Grapevine, Texas – It’s no secret that millennials are among the most avid consumers of video games. For video game retailer GameStop Corp., engaging millennials in a way that satisfies their needs and promotes loyalty is absolutely essential.
“Generations and the differences between them are important to GameStop,” Mike Hogan, executive VP of strategic business and brand development at GameStop, told Chain Store Age. “Millennials have been important to us for a long time and are now our single largest customer group.”
While Hogan stressed that GameStop treats every customer as an individual, the retailer also considers generational preferences when providing a tailored omnichannel customer experience.
“Millennials are more digital and comfortable with technology,” explained Hogan. “It has an impact on how we communicate with them.”
Jason Allen, VP of multichannel at GameStop, provided more detail on four key attributes of the retailer’s efforts to create an omnichannel customer experience that engages Millennials: curation, co-creation, community, and authenticity.
“People who walk into a GameStop store expect the associates to understand who they are the same way they are understood on GameStop.com,” said Allen.
Thus the retailer curates an individualized customer experience that includes a pilot of tablets that enable associates to have access to a customer’s specific preferences and history the moment they enter the store. Working across channels, GameStop also offers an individually tailored mobile app experience.
Co-creation efforts enable consumers to directly participate in designing the customer experience. This includes allowing GameStop Rewards loyalty members to vote on what special features to include in exclusive versions of games only sold at GameStop, as well as provide user ratings to share feedback.
To build community, GameStop uses its mobile app, as well as its e-commerce site and social media, to both connect with customers and let customers connect with each other. And when it comes to authenticity, GameStop strives to make everything about its customer engagement and experience authentic enough to meet the high standards of Millennials.
“Millennials don’t want to be sold, they want to be engaged with,” said Allen. “If a company says or writes about itself and its products, Millennials expect those claims to be true.”
To provide an authentic level of engagement, GameStop enables millennials to fact-check content or research information from a variety of channels.
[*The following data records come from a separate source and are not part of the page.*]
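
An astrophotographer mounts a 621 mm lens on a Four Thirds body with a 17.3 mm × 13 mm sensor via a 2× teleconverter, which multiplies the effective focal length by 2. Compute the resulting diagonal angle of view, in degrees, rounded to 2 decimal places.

Effective focal length f = 621 × 2 = 1242 mm.
Sensor diagonal = √(17.3² + 13²) = √468.2900 ≈ 21.6400 mm.
α = 2·arctan(21.640 / (2 × 1242)) = 2·arctan(0.00871) ≈ 0.9983°.

1.00°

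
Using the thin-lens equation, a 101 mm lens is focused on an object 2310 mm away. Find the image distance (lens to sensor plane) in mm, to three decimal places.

1/dᵢ = 1/f − 1/dₒ = 1/101 − 1/2310 = 0.0094681 mm⁻¹.
dᵢ = 1/0.0094681 ≈ 105.6179 mm.

105.618 mm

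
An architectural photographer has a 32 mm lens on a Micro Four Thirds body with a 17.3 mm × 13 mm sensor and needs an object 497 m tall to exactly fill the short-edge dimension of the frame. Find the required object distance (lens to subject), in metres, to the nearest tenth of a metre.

W: 497 m = 497000 mm.
Magnification m = h/W = dᵢ/dₒ; combined with 1/f = 1/dₒ + 1/dᵢ this gives dₒ = f·(1 + W/h).
dₒ = 32 mm × (1 + 497000/13) = 32 × 38231.7692 ≈ 1223416.615 mm = 1223.42 m.

1223.4 m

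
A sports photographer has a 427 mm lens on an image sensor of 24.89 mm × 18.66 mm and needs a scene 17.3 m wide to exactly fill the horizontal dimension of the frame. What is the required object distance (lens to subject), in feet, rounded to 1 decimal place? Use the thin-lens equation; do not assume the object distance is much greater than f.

W: 17.3 m = 17300 mm.
Magnification m = w/W = dᵢ/dₒ; combined with 1/f = 1/dₒ + 1/dᵢ this gives dₒ = f·(1 + W/w).
dₒ = 427 mm × (1 + 17300/24.89) = 427 × 696.0583 ≈ 297216.875 mm = 297216.875/304.8 ft = 975.121 ft.

975.1 ft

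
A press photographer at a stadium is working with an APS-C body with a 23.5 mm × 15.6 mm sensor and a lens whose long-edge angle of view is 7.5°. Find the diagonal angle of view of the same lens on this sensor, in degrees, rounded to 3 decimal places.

8.996°

From the long-edge AOV: f = 23.5 / (2·tan(3.75°)) = 23.5 / 0.13109 ≈ 179.2704 mm.
Sensor diagonal = √(23.5² + 15.6²) = √795.6100 ≈ 28.2066 mm.
Diagonal AOV = 2·arctan(28.2066 / (2 × 179.2704)) = 2·arctan(0.07867) ≈ 8.9964°.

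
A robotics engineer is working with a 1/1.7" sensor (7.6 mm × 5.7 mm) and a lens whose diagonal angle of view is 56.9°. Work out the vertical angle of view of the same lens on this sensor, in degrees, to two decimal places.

Sensor diagonal = √(7.6² + 5.7²) = √90.2500 ≈ 9.5000 mm.
From the diagonal AOV: f = 9.5000 / (2·tan(28.45°)) = 9.5000 / 1.08365 ≈ 8.7666 mm.
Vertical AOV = 2·arctan(5.7 / (2 × 8.7666)) = 2·arctan(0.32510) ≈ 36.0183°.

36.02°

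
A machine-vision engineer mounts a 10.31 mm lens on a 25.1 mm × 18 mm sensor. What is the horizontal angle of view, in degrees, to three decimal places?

101.193°

Angle of view α = 2·arctan(w/2f) with w = 25.1 mm and f = 10.31 mm.
w/2f = 1.21726; arctan(1.21726) ≈ 50.5964°, so α ≈ 101.1928°.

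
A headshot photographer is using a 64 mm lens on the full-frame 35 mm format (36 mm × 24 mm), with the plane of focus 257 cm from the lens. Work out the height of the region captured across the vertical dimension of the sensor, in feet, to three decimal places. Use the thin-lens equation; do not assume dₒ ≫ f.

3.083 ft

dₒ: 257 cm = 2570 mm.
Similar triangles through the lens centre give W/dₒ = h/dᵢ; with 1/f = 1/dₒ + 1/dᵢ this gives W = h·(dₒ − f)/f.
W = 24 mm × (2570 − 64) / 64 = 24 × 39.1562 ≈ 939.750 mm = 939.750/304.8 ft = 3.08317 ft.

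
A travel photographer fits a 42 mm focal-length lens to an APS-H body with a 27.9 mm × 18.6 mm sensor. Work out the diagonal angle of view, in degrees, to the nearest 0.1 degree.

Sensor diagonal = √(27.9² + 18.6²) = √1124.3700 ≈ 33.5316 mm.
Angle of view α = 2·arctan(d/2f) with d = 33.5316 mm and f = 42 mm.
d/2f = 0.39919; arctan(0.39919) ≈ 21.7612°, so α ≈ 43.5224°.

43.5°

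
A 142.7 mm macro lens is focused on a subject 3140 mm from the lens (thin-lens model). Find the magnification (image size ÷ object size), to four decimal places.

Thin lens: 1/f = 1/dₒ + 1/dᵢ → 1/dᵢ = 1/142.7 − 1/3140 = 0.0066892 mm⁻¹, so dᵢ ≈ 149.4939 mm.
Magnification m = dᵢ/dₒ = 149.4939/3140 ≈ 0.04761.

0.0476×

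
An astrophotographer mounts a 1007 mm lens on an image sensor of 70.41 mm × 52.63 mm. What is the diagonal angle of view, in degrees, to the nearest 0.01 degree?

Sensor diagonal = √(70.41² + 52.63²) = √7727.4850 ≈ 87.9061 mm.
Angle of view α = 2·arctan(d/2f) with d = 87.9061 mm and f = 1007 mm.
d/2f = 0.04365; arctan(0.04365) ≈ 2.4992°, so α ≈ 4.9985°.

5.00°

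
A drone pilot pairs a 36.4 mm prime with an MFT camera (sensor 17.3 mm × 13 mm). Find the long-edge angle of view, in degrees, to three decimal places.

Angle of view α = 2·arctan(w/2f) with w = 17.3 mm and f = 36.4 mm.
w/2f = 0.23764; arctan(0.23764) ≈ 13.3677°, so α ≈ 26.7353°.

26.735°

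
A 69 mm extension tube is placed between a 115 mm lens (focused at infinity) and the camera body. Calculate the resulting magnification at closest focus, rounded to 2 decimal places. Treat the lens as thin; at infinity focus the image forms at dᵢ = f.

0.60×

The tube moves the image plane from f to f + e, so dᵢ = 115 + 69 = 184 mm. Focus is achieved when 1/f = 1/dₒ + 1/dᵢ, giving dₒ = 1/(1/f − 1/(f+e)).
Magnification m = dᵢ/dₒ = (f+e)·(1/f − 1/(f+e)) = e/f = 69/115 ≈ 0.6000.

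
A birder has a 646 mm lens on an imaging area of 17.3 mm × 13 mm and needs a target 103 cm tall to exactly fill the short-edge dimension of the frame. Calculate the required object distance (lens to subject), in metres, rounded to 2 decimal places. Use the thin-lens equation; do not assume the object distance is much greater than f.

51.83 m

W: 103 cm = 1030 mm.
Magnification m = h/W = dᵢ/dₒ; combined with 1/f = 1/dₒ + 1/dᵢ this gives dₒ = f·(1 + W/h).
dₒ = 646 mm × (1 + 1030/13) = 646 × 80.2308 ≈ 51829.077 mm = 51.8291 m.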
The company offers customers easy access to GameStop information digitally via social media channels, its website, free-to-play mobile games, and mobile app, as well as the printed and digital Game Informer magazine. The research, discovery and transaction stages can take place online, in-store, or across physical and digital channels.
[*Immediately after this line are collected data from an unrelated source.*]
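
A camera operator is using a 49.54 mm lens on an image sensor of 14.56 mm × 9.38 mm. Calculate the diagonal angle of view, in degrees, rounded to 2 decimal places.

19.83°

Sensor diagonal = √(14.56² + 9.38²) = √299.9780 ≈ 17.3199 mm.
Angle of view α = 2·arctan(d/2f) with d = 17.3199 mm and f = 49.54 mm.
d/2f = 0.17481; arctan(0.17481) ≈ 9.9155°, so α ≈ 19.8310°.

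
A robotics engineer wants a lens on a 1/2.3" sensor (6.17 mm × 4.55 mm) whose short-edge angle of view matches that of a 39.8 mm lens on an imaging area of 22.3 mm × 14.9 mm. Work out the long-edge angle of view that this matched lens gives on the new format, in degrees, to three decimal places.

Equal short-edge AOV ⇒ f₂ = f₁ · 4.55/14.9 = 39.8 × 0.30537 ≈ 12.1537 mm.
Long-edge AOV on the new format = 2·arctan(6.17 / (2 × 12.1537)) = 2·arctan(0.25383) ≈ 28.4854°.

28.485°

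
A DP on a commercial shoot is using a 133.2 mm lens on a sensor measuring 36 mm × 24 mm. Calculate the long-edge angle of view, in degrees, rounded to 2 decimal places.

15.39°

Angle of view α = 2·arctan(w/2f) with w = 36 mm and f = 133.2 mm.
w/2f = 0.13514; arctan(0.13514) ≈ 7.6961°, so α ≈ 15.3921°.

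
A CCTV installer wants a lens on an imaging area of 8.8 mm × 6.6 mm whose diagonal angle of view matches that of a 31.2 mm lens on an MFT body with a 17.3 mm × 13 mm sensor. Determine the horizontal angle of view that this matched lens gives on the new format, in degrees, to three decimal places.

Sensor diagonal = √(17.3² + 13²) = √468.2900 ≈ 21.6400 mm.
Sensor diagonal = √(8.8² + 6.6²) = √121.0000 ≈ 11.0000 mm.
Equal diagonal AOV ⇒ f₂ = f₁ · 11.0000/21.6400 = 31.2 × 0.50832 ≈ 15.8595 mm.
Horizontal AOV on the new format = 2·arctan(8.8 / (2 × 15.8595)) = 2·arctan(0.27744) ≈ 31.0119°.

31.012°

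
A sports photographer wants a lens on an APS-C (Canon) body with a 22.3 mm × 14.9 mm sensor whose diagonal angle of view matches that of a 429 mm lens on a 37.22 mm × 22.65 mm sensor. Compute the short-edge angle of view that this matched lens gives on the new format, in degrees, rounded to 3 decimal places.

Sensor diagonal = √(37.22² + 22.65²) = √1898.3509 ≈ 43.5701 mm.
Sensor diagonal = √(22.3² + 14.9²) = √719.3000 ≈ 26.8198 mm.
Equal diagonal AOV ⇒ f₂ = f₁ · 26.8198/43.5701 = 429 × 0.61555 ≈ 264.0730 mm.
Short-edge AOV on the new format = 2·arctan(14.9 / (2 × 264.0730)) = 2·arctan(0.02821) ≈ 3.2320°.

3.232°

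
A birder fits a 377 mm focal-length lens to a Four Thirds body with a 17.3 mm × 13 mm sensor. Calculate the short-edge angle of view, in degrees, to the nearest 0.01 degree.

Angle of view α = 2·arctan(h/2f) with h = 13 mm and f = 377 mm.
h/2f = 0.01724; arctan(0.01724) ≈ 0.9878°, so α ≈ 1.9755°.

1.98°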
To help stay on top of the latest developments in omnichannel customer engagement, GameStop runs its in-house GameStop Technology Institute IT development center. GameStop’s millennial strategy also extends to the large number of millennials working as associates and managers in its more than 4,200 U.S. stores. The retailer responds to these employees’ strong technology and video game background.
“Rather than use technology to replace human associates, we use it to augment them,” said Hogan. “Training is done in the form of a game. Millennials work for GameStop in part because they love the category. It makes the training more fun.”